Pertama, pemerintahan Jokowi menarik utang ugal-ugalan. Dalam sembilan tahun, 2014-2023, pemerintah sudah menambah utang sebesar Rp5.535,9 triliun: dari Rp2.608,8 triliun (2014) menjadi Rp8.144,7 triliun. Bahkan, utang pemerintah diperkirakan mencapai, setidaknya, Rp8.800 triliun pada akhir tahun ini. Luar biasa, ugal-ugalannya.
Malangnya, utang pemerintah yang melonjak drastis tersebut tidak memberi manfaat sama sekali bagi mayoritas rakyat Indonesia. Tingkat kemiskinan selama periode sembilan tahun tersebut hanya turun 1,6 persen, dari 10,96 persen pada 2014 menjadi 9,36 persen pada 2023.
Kenaikan utang pemerintah dalam jumlah sangat fantastis dan ugal-ugalan tersebut berakibat sangat buruk bagi keuangan negara, dan tentu saja bagi masyarakat. APBN menjadi tidak efektif. Keberlanjutan fiskal _(fiscal sustainability)_ dalam bahaya.
Seiring dengan kenaikan utang pemerintah, beban bunga utang juga melonjak, dari Rp133,44 triliun pada 2014 menjadi Rp497 triuliun pada 2024 (perkiraan APBN). Atau naik 272,7 persen selama 10 tahun, atau naik rata-rata 14,1 persen per tahun selama 10 tahun. Lihat tabel.
Dibandingkan dengan pemerintahan sebelumnya, performa pemerintahan Jokowi ini sangat buruk. Pengelolaan keuangan negara dapat dikatakan gagal. Beban bunga utang selama 10 tahun pemerintahan SBY hanya naik 113,6 persen (versus 272,7 persen pada pemerintahan Jokowi), atau naik rata-rata 7,9 persen saja per tahun selama 10 tahun (versus 14,1 persen pada pemerintahan Jokowi).
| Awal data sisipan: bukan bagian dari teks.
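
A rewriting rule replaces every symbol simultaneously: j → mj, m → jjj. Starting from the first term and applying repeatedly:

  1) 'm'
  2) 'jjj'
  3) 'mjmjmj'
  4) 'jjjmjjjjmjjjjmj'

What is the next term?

Replace each of the 15 characters of jjjmjjjjmjjjjmj in place — mj mj mj jjj mj mj mj mj jjj mj mj mj mj jjj mj — and concatenate.

mjmjmjjjjmjmjmjmjjjjmjmjmjmjjjjmj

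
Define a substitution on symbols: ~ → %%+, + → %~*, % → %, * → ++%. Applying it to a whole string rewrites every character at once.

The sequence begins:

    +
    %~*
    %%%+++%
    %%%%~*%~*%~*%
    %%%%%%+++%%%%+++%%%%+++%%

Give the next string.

Rewriting the 25 symbols of %%%%%%+++%%%%+++%%%%+++%% one by one yields % % % % % % %~* %~* %~* % % % % %~* %~* %~* % % % % %~* %~* %~* % %; concatenated:

%%%%%%%~*%~*%~*%%%%%~*%~*%~*%%%%%~*%~*%~*%%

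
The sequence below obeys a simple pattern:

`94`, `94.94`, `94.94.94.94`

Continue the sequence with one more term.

94.94.94.94.94.94.94.94

Each string is two copies of the previous one joined by '.'.
One more doubling of 94.94.94.94 gives the answer.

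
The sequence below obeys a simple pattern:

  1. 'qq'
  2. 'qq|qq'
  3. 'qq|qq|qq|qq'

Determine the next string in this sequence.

Each string is two copies of the previous one joined by '|'.
So the next term is two copies of qq|qq|qq|qq with '|' between the halves.

qq|qq|qq|qq|qq|qq|qq|qq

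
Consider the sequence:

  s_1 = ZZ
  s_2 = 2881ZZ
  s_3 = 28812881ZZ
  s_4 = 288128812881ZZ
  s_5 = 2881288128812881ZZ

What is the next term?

Every step adds 2881 at the front: s(k+1) = 2881·s(k).
Applying this once more to 2881288128812881ZZ:

28812881288128812881ZZ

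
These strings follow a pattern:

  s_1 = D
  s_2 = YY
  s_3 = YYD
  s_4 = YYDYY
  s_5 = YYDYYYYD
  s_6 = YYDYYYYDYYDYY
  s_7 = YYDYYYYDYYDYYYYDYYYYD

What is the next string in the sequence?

YYDYYYYDYYDYYYYDYYYYDYYDYYYYDYYDYY

From term 3 onward, concatenate the last term with the second-to-last: YY·D = YYD, YYD·YY = YYDYY, …
So term 8 is YYDYYYYDYYDYYYYDYYYYD·YYDYYYYDYYDYY.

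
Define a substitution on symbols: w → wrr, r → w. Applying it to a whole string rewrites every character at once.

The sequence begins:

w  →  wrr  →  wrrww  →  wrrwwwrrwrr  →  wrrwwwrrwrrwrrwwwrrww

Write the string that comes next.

wrrwwwrrwrrwrrwwwrrwwwrrwwwrrwrrwrrwwwrrwrr

Applying the rule to each of the 21 symbols of wrrwwwrrwrrwrrwwwrrww gives the pieces wrr w w wrr wrr wrr w w wrr w w wrr w w wrr wrr wrr w w wrr wrr, which concatenate to the answer.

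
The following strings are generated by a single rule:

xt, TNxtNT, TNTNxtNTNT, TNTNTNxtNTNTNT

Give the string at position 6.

TNTNTNTNTNxtNTNTNTNTNT

Each term wraps the previous one in TN on the left and NT on the right.
From TNTNTNxtNTNTNT, 2 further steps: TNTNTNxtNTNTNT → TNTNTNTNxtNTNTNTNT → (answer).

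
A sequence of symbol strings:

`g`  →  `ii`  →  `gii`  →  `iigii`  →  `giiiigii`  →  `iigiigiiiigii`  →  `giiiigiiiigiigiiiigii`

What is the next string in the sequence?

iigiigiiiigiigiiiigiiiigiigiiiigii

This is a Fibonacci-style word recurrence s(k) = s(k−2)·s(k−1): e.g. g·ii = gii.
So term 8 is iigiigiiiigii·giiiigiiiigiigiiiigii.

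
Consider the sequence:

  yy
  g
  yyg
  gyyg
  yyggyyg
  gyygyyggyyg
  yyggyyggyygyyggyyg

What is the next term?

gyygyyggyygyyggyyggyygyyggyyg

Each term (from the third on) is the two preceding terms concatenated in order: term 3 = yy·g = yyg.
Continuing: gyygyyggyyg · yyggyyggyygyyggyyg gives term 8.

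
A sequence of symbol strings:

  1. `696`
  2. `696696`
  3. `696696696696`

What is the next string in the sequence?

696696696696696696696696

Every step duplicates the string.
So the next term is two copies of 696696696696.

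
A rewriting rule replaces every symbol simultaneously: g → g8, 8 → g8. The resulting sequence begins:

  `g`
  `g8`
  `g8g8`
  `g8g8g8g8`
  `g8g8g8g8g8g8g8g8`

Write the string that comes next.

g8g8g8g8g8g8g8g8g8g8g8g8g8g8g8g8

Applying the rule to each of the 16 symbols of g8g8g8g8g8g8g8g8 gives the pieces g8 g8 g8 g8 g8 g8 g8 g8 g8 g8 g8 g8 g8 g8 g8 g8, which concatenate to the answer.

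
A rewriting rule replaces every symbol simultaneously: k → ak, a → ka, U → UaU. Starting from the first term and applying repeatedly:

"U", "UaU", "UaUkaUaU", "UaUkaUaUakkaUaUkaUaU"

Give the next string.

UaUkaUaUakkaUaUkaUaUkaakakkaUaUkaUaUakkaUaUkaUaU

φ(UaUkaUaUakkaUaUkaUaU) expands symbol-by-symbol to UaU ka UaU ak ka UaU ka UaU ka ak ak ka UaU ka UaU ak ka UaU ka UaU; joining the 20 pieces gives the next term.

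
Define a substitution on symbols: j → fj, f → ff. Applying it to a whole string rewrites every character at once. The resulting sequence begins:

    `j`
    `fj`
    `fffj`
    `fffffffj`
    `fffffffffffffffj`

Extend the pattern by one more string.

fffffffffffffffffffffffffffffffj

Applying the rule to each of the 16 symbols of fffffffffffffffj gives the pieces ff ff ff ff ff ff ff ff ff ff ff ff ff ff ff fj, which concatenate to the answer.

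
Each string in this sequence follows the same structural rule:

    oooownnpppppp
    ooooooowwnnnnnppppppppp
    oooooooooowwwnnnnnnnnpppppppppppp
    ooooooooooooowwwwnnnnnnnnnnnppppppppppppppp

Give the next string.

Reading off run lengths: o runs 4, 7, 10, 13; w runs 1, 2, 3, 4; n runs 2, 5, 8, 11; p runs 6, 9, 12, 15 — each is linear in n (n = 1, 2, …).
For the next term, n = 5, so the run lengths are 16, 5, 14, 18.

oooooooooooooooowwwwwnnnnnnnnnnnnnnpppppppppppppppppp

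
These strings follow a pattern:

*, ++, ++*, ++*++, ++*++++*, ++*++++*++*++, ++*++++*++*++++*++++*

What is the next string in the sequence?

Each term (from the third on) is the previous term followed by the one before it: term 3 = ++·* = ++*.
The next term joins ++*++++*++*++++*++++* and ++*++++*++*++.

++*++++*++*++++*++++*++*++++*++*++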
Kedua, penerimaan perpajakan (terdiri dari penerimaan pajak dan bea & cukai) juga semakin tidak efektif. Penerimaan perpajakan pemerintahan Jokowi hanya naik rata-rata 7,3 persen per tahun selama 10 tahun (2014-2024). Sangat jauh di bawah pencapaian pemerintahan sebelumnya, di mana penerimaan perpajakan naik rata-rata 15,1 persen per tahun.
Sedangkan penerimaan perpajakan pemerintahan Jokowi hanya naik 101,4 persen selama 10 tahun, atau rata-rata 7,3 persen per tahun untuk periode 2014-2024. Pencapaian ini sangat buruk.
Pertama, jauh lebih rendah dari pencapaian pemerintahan SBY, di mana kenaikan penerimaan perpajakan mencapai 308,8 persen selama 10 tahun, atau rata-rata 15,1 persen per tahun.
Kedua, kenaikan penerimaan perpajakan rata-rata 7,3 persen per tahun jauh di bawah kenaikan beban bunga utang yang mencapai rata-rata 14,1 persen per tahun.
Akibat dari utang ugal-ugalan, ditambah kegagalan mengelola penerimaan perpajakan, rasio beban bunga utang terhadap penerimaaan perpajakan melonjak tajam dari 11,6 persen (2014) menjadi 24,6 persen pada Q1/2024. Kondisi seperti ini tentu sangat bahaya bagi keberlanjuran fiskal: pemerintah hanya dapat membelanjakan 75,4 persen dari setiap penerimaan perpajakan.
Permasalahan menjadi rumit karena pemerintahan Jokowi tidak kompeten mengatur prioritas pengeluaran (belanja) negara, dengan memaksakan belanja negara yang tidak bermanfaat bagi mayoritas masyarakat. Antara lain, untuk pembangunan IKN, meskipun (diduga kuat) melanggar konstitusi. Atau pembangunan kereta cepat.
Dampaknya, defisit anggaran dan utang membengkak. Akhirnya, rakyat juga yang jadi korban. Pajak dan cukai naik, subsidi dipangkas.
Kegagalan mengelola penerimaan pajak membuat rasio pajak (terhadap PDB) tergelincir ke dalam zona gawat darurat. Realisasi rasio pajak pada Q1/2024 sangat memprihatinkan, hanya 8,1 persen: penerimaan perpajakan Rp462,9 triliun dibagi PDB (harga berlaku) Rp5.707,7 triliun dikali 100 persen. Lihat tabel.
Rasio pajak yang begitu rendah menunjukkan keberlanjutan fiskal dalam bahaya, dapat tergelincir setiap saat, memicu krisis fiskal.